Когда все бумаги были подписаны и Степан Аркадьевич обзавелся кругленькой суммой, парочка как-то замешкалась. Они многозначительно переглядывались, точно собирались сказать еще что-то.
– А подвал здесь есть? – наконец спросила девушка.
– Ах да, – спохватился Степан Аркадьевич, – про него я что-то и забыл. Отличный бетонный подвал. Бабуся его тайком построила. Раньше же нельзя было. Строительные нормы запрещали.
– Так давайте глянем, – обрадовался парень.
Подвал оказался низеньким и глухим, со стойками деревянных полок вдоль стен.
– Вот и гарантии нашлись! – девушку точно подменили. – А я уж было расстроилась, что все хуже обернется.
Парень быстро осмотрелся и поспешно вышел:
– Тут на двери отличный чугунный засов. Лучше не придумаешь. Иди ко мне, малыш.
Девушка опрометью выскочила из подвала. Степан Аркадьевич было подался за ними, но металлическая дверь с грохотом захлопнулась у него прямо перед носом. Тяжелый запор мерзко заскрипел, и Степана Аркадьевича окутала беспроглядная темнота.
– Молодые люди! – закричал он. – Что вы делаете?

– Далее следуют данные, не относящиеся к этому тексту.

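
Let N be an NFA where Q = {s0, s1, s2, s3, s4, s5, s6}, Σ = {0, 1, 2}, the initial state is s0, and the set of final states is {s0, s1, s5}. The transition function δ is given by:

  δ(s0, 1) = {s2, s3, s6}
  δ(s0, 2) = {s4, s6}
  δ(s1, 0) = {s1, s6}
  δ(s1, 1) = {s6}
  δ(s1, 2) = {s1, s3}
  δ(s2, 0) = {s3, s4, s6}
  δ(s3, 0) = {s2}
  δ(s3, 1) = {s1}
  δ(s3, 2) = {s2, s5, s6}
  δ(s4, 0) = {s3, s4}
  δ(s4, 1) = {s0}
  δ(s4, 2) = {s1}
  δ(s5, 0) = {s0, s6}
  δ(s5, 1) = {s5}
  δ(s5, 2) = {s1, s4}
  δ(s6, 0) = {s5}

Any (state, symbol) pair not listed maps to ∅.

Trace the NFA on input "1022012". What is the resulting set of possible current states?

Start in {s0}.
Read '1': s0→{s2, s3, s6}; now {s2, s3, s6}.
Read '0': s2→{s3, s4, s6}, s3→{s2}, s6→{s5}; now {s2, s3, s4, s5, s6}.
Read '2': s2→∅, s3→{s2, s5, s6}, s4→{s1}, s5→{s1, s4}, s6→∅; now {s1, s2, s4, s5, s6}.
Read '2': s1→{s1, s3}, s2→∅, s4→{s1}, s5→{s1, s4}, s6→∅; now {s1, s3, s4}.
Read '0': s1→{s1, s6}, s3→{s2}, s4→{s3, s4}; now {s1, s2, s3, s4, s6}.
Read '1': s1→{s6}, s2→∅, s3→{s1}, s4→{s0}, s6→∅; now {s0, s1, s6}.
Read '2': s0→{s4, s6}, s1→{s1, s3}, s6→∅; now {s1, s3, s4, s6}.

{s1, s3, s4, s6}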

Зачем?
– Не взыщите строго, – послышался приглушенный голос парня. – Нам нужны гарантии, а из вас наверняка выйдет отличный гаденький призрак.
Степан Аркадьевич исступленно забарабанил в дверь. Шаги вскоре стихли, и из холодной черной пустоты деревянных полок потянулись к нему белые изуродованные руки его же собственной фантазии.
Квартира на Петроградской стороне
Квартира была изумительная. Сто с лишним лет назад предкам нынешней хозяйки наверняка принадлежал весь этаж, а то и весь дом, но потом победители оставили им одну комнату. Впрочем, победители были снисходительны, и комнату побежденным выделили большую, парадную. В два окна, с высоченными потолками, со штучным паркетом, не особенно и испортившимся за сто лет. Предки оказались рукастыми и неунывающими, выгородили себе хвостик коридора, соорудили отдельный вход с лестницы, сотворили из единственной комнаты то, что теперь зовется студией. Стащили мебель и безделушки со всей бывшей господской квартиры. Громадный резной буфет соседствовал с изящной горкой-шинуазри и комодом в стиле кого-то из Людовиков, под окном стоял двухтумбовый письменный стол черного дерева, а на нем – малахитовый письменный прибор и парные лампы из расписного фарфора, на ломберном столике, крытом вытертым сукном, лежал тяжелый фотоальбом в не менее вытертой обложке. Теснились козетки, огромные покойные кресла, громоздились книги, не вмещающиеся в уделенный им шкаф, лежали вышитые салфетки… Под спальными антресолями, прямо по центру стены, тикали часы – узкий корпус из красного дерева, кружево бронзового циферблата, тяжелый маятник.
Хозяйка была под стать квартире. Понятно, что если на дворе две тысячи восемнадцатый год, то в Смольном институте училась разве что ее бабушка, но бабушка наверняка провела последние годы жизни, безжалостно гоняя внучку. Осанка у хозяйки была балетная при небалетно высоком росте. Голова чуть откинута назад под весом тяжелого узла белых в голубизну волос. Профиль можно было бы чеканить на монетах какой-нибудь несуществующей индейской империи. Покрытые коричневыми пятнами тонкие руки украшал ярко-алый лак, а на одном из пальцев сиял зеленый камень невероятного размера. Одета – или облачена? – хозяйка, представившаяся Натальей Николаевной, была в черное платье с белым кружевным воротничком.
Катя остро ощутила собственную неуместность. Джинсы – драные, в кеды вдеты разноцветные шнурки, в волосах видны ярко-синие пряди, маникюр и тот пятицветный. Хорошо еще, представилась паспортной Екатериной, а не какой-нибудь из прилипших кличек.
Поразительную Наталью Николаевну внешний вид потенциальной жилички, кажется, не пугал.
– Берите печенье, Катенька.
Печенье было домашнее, с орехами, чай крепчайший, и уж, конечно, не в плебейских кружках, а в тонких чашках, которые никак не обхватить ладонями, обожжешься.